The universities – which also include Texas A&M, Purdue University, Michigan State University and the University of Maryland – are preparing thousands of names of prospective evacuees to submit to the U.S. Agency for International Development. The people, about 20% of whom are women, are mostly Afghan citizens who’ve worked for or with the universities and are now in hiding, said Jim Hill, a retired associate dean of international programs for UC Davis.

“Anyone who had in their background any employment with a U.S. organization is at risk,” Hill told Farm Progress. “We’re actually in touch with some of them through email. They’re hunkered down at friends’ houses right now, and they’re very much afraid.”

Up to 10,000 refugees

Chris Pannkuk, a consultant in Moscow, Idaho, who was WSU’s director of international research and agriculture development, said he has come up with a list of about 125 people and their families who were colleagues on the UC Davis-led project alone. And he was involved in four similar projects at WSU, each with their own lists.

“From all these projects in the whole consortium of universities, if it’s not 10,000 people I’d be surprised,” Pannkuk told Farm Progress. “There were a lot of us out there.”

He said he’s heard in recent days from numerous former colleagues who are still in Afghanistan, and he’s losing sleep worrying about them.

“I don’t know how they’re going to work this out getting visas for these people,” he said. “How they’re going to get from the provinces to the (Kabul) airport still sounds a little dicey.”

The universities’ grant-funded projects were among nearly $3.9 billion in U.S. humanitarian aid given to Afghanistan since 2002, including more than $543 million since fiscal year 2020, according to The Associated Press. While much attention has been paid to the Afghan interpreters who helped American troops, the USDA, USAID, nonprofit organizations and others provided or hired thousands of workers focused on developing the nation’s infrastructure, educational and agricultural sectors, the AP noted.

Agriculture in Afghanistan employs more than 80% of the labor force and generates more than 40% of the country’s economic output, the UC has explained.

The resurgence of the Taliban after the 20-year U.S.-led military operation has created an estimated 80,000 Afghan refugee candidates, of which the Pentagon announced it can take 22,000, according to Newsweek.
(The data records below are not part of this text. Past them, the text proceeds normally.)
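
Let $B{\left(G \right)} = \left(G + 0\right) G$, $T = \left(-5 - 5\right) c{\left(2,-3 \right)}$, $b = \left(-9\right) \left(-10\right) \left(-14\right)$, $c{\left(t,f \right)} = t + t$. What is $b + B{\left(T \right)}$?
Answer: $340$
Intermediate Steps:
$c{\left(t,f \right)} = 2 t$
$b = -1260$ ($b = 90 \left(-14\right) = -1260$)
$T = -40$ ($T = \left(-5 - 5\right) 2 \cdot 2 = \left(-10\right) 4 = -40$)
$B{\left(G \right)} = G^{2}$ ($B{\left(G \right)} = G G = G^{2}$)
$b + B{\left(T \right)} = -1260 + \left(-40\right)^{2} = -1260 + 1600 = 340$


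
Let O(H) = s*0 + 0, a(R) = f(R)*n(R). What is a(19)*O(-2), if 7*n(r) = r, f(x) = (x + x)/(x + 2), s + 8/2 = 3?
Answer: 0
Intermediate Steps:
s = -1 (s = -4 + 3 = -1)
f(x) = 2*x/(2 + x) (f(x) = (2*x)/(2 + x) = 2*x/(2 + x))
n(r) = r/7
a(R) = 2*R**2/(7*(2 + R)) (a(R) = (2*R/(2 + R))*(R/7) = 2*R**2/(7*(2 + R)))
O(H) = 0 (O(H) = -1*0 + 0 = 0 + 0 = 0)
a(19)*O(-2) = ((2/7)*19**2/(2 + 19))*0 = ((2/7)*361/21)*0 = ((2/7)*361*(1/21))*0 = (722/147)*0 = 0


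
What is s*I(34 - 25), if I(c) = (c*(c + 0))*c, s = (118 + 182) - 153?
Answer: 107163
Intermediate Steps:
s = 147 (s = 300 - 153 = 147)
I(c) = c³ (I(c) = (c*c)*c = c²*c = c³)
s*I(34 - 25) = 147*(34 - 25)³ = 147*9³ = 147*729 = 107163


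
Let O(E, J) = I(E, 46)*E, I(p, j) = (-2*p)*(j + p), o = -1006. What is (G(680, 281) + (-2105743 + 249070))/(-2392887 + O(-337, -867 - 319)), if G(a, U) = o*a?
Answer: -2540753/63704271 ≈ -0.039884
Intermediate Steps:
I(p, j) = -2*p*(j + p)
G(a, U) = -1006*a
O(E, J) = -2*E²*(46 + E) (O(E, J) = (-2*E*(46 + E))*E = -2*E²*(46 + E))
(G(680, 281) + (-2105743 + 249070))/(-2392887 + O(-337, -867 - 319)) = (-1006*680 + (-2105743 + 249070))/(-2392887 + 2*(-337)²*(-46 - 1*(-337))) = (-684080 - 1856673)/(-2392887 + 2*113569*(-46 + 337)) = -2540753/(-2392887 + 2*113569*291) = -2540753/(-2392887 + 66097158) = -2540753/63704271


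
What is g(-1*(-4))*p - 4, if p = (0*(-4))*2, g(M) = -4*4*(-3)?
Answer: -4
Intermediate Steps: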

In addition, some 15,000 American citizens remained in the country as of Aug. 18, according to NBC News.

Developing farmland

Among the would-be Afghan refugees are about 350 employees of Roots of Peace, a San Rafael, Calif.-based nonprofit that has been working to turn conflict zones into farmland, San Francisco’s KRON-TV reported. CEO Heidi Kuhn told the station she’s sent letters asking President Joe Biden for help in getting them out.

There were already nearly 2.5 million registered refugees from Afghanistan, comprising the largest protracted refugee population in Asia and the second largest in the world, according to the United Nations.
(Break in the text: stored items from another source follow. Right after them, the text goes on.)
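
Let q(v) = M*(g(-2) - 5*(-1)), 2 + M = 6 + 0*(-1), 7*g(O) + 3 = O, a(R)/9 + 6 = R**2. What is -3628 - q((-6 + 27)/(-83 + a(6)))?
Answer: -25516/7 ≈ -3645.1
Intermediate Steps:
a(R) = -54 + 9*R**2
g(O) = -3/7 + O/7
M = 4 (M = -2 + (6 + 0*(-1)) = -2 + (6 + 0) = -2 + 6 = 4)
q(v) = 120/7 (q(v) = 4*((-3/7 + (1/7)*(-2)) - 5*(-1)) = 4*((-3/7 - 2/7) + 5) = 4*(-5/7 + 5) = 4*(30/7) = 120/7)
-3628 - q((-6 + 27)/(-83 + a(6))) = -3628 - 1*120/7 = -3628 - 120/7 = -25516/7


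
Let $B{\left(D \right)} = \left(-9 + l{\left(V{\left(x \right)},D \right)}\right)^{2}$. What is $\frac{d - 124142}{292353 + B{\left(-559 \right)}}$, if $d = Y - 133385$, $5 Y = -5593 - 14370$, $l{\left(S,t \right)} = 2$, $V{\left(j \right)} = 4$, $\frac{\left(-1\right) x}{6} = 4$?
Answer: $- \frac{653799}{731005} \approx -0.89438$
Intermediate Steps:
$x = -24$ ($x = \left(-6\right) 4 = -24$)
$B{\left(D \right)} = 49$ ($B{\left(D \right)} = \left(-9 + 2\right)^{2} = \left(-7\right)^{2} = 49$)
$Y = - \frac{19963}{5}$ ($Y = \frac{-5593 - 14370}{5} = \frac{1}{5} \left(-19963\right) = - \frac{19963}{5} \approx -3992.6$)
$d = - \frac{686888}{5}$ ($d = - \frac{19963}{5} - 133385 = - \frac{686888}{5} \approx -1.3738 \cdot 10^{5}$)
$\frac{d - 124142}{292353 + B{\left(-559 \right)}} = \frac{- \frac{686888}{5} - 124142}{292353 + 49} = - \frac{1307598}{5 \cdot 292402} = \left(- \frac{1307598}{5}\right) \frac{1}{292402} = - \frac{653799}{731005}$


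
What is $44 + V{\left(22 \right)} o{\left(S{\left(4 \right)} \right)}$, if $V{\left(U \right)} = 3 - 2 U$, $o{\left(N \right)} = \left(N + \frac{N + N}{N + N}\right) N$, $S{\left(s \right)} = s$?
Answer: $-776$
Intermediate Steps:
$o{\left(N \right)} = N \left(1 + N\right)$ ($o{\left(N \right)} = \left(N + \frac{2 N}{2 N}\right) N = \left(N + 2 N \frac{1}{2 N}\right) N = \left(N + 1\right) N = \left(1 + N\right) N = N \left(1 + N\right)$)
$44 + V{\left(22 \right)} o{\left(S{\left(4 \right)} \right)} = 44 + \left(3 - 44\right) 4 \left(1 + 4\right) = 44 + \left(3 - 44\right) 4 \cdot 5 = 44 - 820 = -776$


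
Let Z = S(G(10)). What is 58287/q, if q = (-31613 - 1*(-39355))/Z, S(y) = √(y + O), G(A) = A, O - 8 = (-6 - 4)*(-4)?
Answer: 58287*√58/7742 ≈ 57.337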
One of the key players in the humanitarian effort in Afghanistan since 2003 has been UC Davis, which helped the nation’s agriculture by supplying grapevines, providing market surveys, introducing livestock producers to new technology and forage-monitoring systems, and creating an e-Afghan Ag website to support agricultural development, according to the university.
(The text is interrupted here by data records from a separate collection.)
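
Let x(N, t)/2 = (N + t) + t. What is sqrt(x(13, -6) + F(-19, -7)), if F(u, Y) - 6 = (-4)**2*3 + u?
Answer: sqrt(37) ≈ 6.0828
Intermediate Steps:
F(u, Y) = 54 + u (F(u, Y) = 6 + ((-4)**2*3 + u) = 6 + (16*3 + u) = 6 + (48 + u) = 54 + u)
x(N, t) = 2*N + 4*t (x(N, t) = 2*((N + t) + t) = 2*(N + 2*t) = 2*N + 4*t)
sqrt(x(13, -6) + F(-19, -7)) = sqrt((2*13 + 4*(-6)) + (54 - 19)) = sqrt((26 - 24) + 35) = sqrt(2 + 35) = sqrt(37)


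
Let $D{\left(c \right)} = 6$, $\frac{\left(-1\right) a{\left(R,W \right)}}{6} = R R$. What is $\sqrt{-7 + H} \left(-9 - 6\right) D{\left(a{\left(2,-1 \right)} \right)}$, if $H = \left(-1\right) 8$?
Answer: $- 90 i \sqrt{15} \approx - 348.57 i$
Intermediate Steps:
$a{\left(R,W \right)} = - 6 R^{2}$ ($a{\left(R,W \right)} = - 6 R R = - 6 R^{2}$)
$H = -8$
$\sqrt{-7 + H} \left(-9 - 6\right) D{\left(a{\left(2,-1 \right)} \right)} = \sqrt{-7 - 8} \left(-9 - 6\right) 6 = \sqrt{-15} \left(-15\right) 6 = i \sqrt{15} \left(-15\right) 6 = - 15 i \sqrt{15} \cdot 6 = - 90 i \sqrt{15}$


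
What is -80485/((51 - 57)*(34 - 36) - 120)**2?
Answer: -80485/11664 ≈ -6.9003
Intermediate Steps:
-80485/((51 - 57)*(34 - 36) - 120)**2 = -80485/(-6*(-2) - 120)**2 = -80485/(12 - 120)**2 = -80485/((-108)**2) = -80485/11664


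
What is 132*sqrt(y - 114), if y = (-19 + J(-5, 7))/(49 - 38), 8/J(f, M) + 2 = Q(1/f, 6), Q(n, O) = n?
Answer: 12*I*sqrt(14043) ≈ 1422.0*I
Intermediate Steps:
J(f, M) = 8/(-2 + 1/f)
y = -249/121 (y = (-19 - 8*(-5)/(-1 + 2*(-5)))/(49 - 38) = (-19 - 8*(-5)/(-1 - 10))/11 = (-19 - 8*(-5)/(-11))*(1/11) = (-19 - 8*(-5)*(-1/11))*(1/11) = (-19 - 40/11)*(1/11) = -249/11*1/11 = -249/121 ≈ -2.0578)
132*sqrt(y - 114) = 132*sqrt(-249/121 - 114) = 132*sqrt(-14043/121) = 132*(I*sqrt(14043)/11) = 12*I*sqrt(14043)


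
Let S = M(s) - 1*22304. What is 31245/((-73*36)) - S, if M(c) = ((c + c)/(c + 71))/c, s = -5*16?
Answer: 58584251/2628 ≈ 22292.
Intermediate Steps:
s = -80
M(c) = 2/(71 + c) (M(c) = ((2*c)/(71 + c))/c = (2*c/(71 + c))/c = 2/(71 + c))
S = -200738/9 (S = 2/(71 - 80) - 1*22304 = 2/(-9) - 22304 = 2*(-1/9) - 22304 = -2/9 - 22304 = -200738/9 ≈ -22304.)
31245/((-73*36)) - S = 31245/((-73*36)) - 1*(-200738/9) = 31245/(-2628) + 200738/9 = 31245*(-1/2628) + 200738/9 = -10415/876 + 200738/9 = 58584251/2628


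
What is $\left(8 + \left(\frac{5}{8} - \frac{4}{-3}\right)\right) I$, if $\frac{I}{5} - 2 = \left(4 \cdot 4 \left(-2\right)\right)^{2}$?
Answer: $\frac{204345}{4} \approx 51086.0$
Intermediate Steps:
$I = 5130$ ($I = 10 + 5 \left(4 \cdot 4 \left(-2\right)\right)^{2} = 10 + 5 \left(4 \left(-8\right)\right)^{2} = 10 + 5 \left(-32\right)^{2} = 10 + 5 \cdot 1024 = 10 + 5120 = 5130$)
$\left(8 + \left(\frac{5}{8} - \frac{4}{-3}\right)\right) I = \left(8 + \left(\frac{5}{8} - \frac{4}{-3}\right)\right) 5130 = \left(8 + \left(5 \cdot \frac{1}{8} - - \frac{4}{3}\right)\right) 5130 = \left(8 + \left(\frac{5}{8} + \frac{4}{3}\right)\right) 5130 = \left(8 + \frac{47}{24}\right) 5130 = \frac{239}{24} \cdot 5130 = \frac{204345}{4}$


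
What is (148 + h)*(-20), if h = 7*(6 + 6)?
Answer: -4640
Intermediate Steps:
h = 84 (h = 7*12 = 84)
(148 + h)*(-20) = (148 + 84)*(-20) = 232*(-20) = -4640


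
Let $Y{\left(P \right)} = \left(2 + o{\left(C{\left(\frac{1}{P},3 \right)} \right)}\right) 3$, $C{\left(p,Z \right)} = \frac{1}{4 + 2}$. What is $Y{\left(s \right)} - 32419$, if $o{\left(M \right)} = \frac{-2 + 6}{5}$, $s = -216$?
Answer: $- \frac{162053}{5} \approx -32411.0$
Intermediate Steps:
$C{\left(p,Z \right)} = \frac{1}{6}$
$o{\left(M \right)} = \frac{4}{5}$ ($o{\left(M \right)} = 4 \cdot \frac{1}{5} = \frac{4}{5}$)
$Y{\left(P \right)} = \frac{42}{5}$ ($Y{\left(P \right)} = \left(2 + \frac{4}{5}\right) 3 = \frac{14}{5} \cdot 3 = \frac{42}{5}$)
$Y{\left(s \right)} - 32419 = \frac{42}{5} - 32419 = - \frac{162053}{5}$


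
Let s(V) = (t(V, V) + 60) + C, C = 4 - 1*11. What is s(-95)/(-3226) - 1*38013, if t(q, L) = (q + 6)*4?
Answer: -122629635/3226 ≈ -38013.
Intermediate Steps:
t(q, L) = 24 + 4*q (t(q, L) = (6 + q)*4 = 24 + 4*q)
C = -7 (C = 4 - 11 = -7)
s(V) = 77 + 4*V (s(V) = ((24 + 4*V) + 60) - 7 = (84 + 4*V) - 7 = 77 + 4*V)
s(-95)/(-3226) - 1*38013 = (77 + 4*(-95))/(-3226) - 1*38013 = (77 - 380)*(-1/3226) - 38013 = -303*(-1/3226) - 38013 = 303/3226 - 38013 = -122629635/3226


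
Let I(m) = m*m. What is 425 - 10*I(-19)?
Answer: -3185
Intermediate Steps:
I(m) = m²
425 - 10*I(-19) = 425 - 10*(-19)² = 425 - 10*361 = 425 - 3610 = -3185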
The Afghan region is a “center of origin” for many important crops on the U.S. West Coast, including grapes, almonds and walnuts, the UC’s Hill said.

“They grow a lot of citrus there, although it’s not the center of origin for citrus,” he said. “They produce a lot of the crops that we produce here, but their technology is just rudimentary.”

In their latest project, funded by the USDA’s National Institute of Food and Agriculture, UC Davis, WSU, Purdue and others worked to develop a viable and credible agricultural extension system in Afghanistan. Hill led the cooperative effort, collaborating with Afghanistan’s Ministry of Agriculture, Irrigation and Livestock, but most of the work on the ground was done by Afghans.

“We had hundreds of field days,” Hill said. “I have no doubt in my mind that we made significant contributions, but in a small way when you compare it to the agriculture we have here. There were clearly improvements in what they were doing.”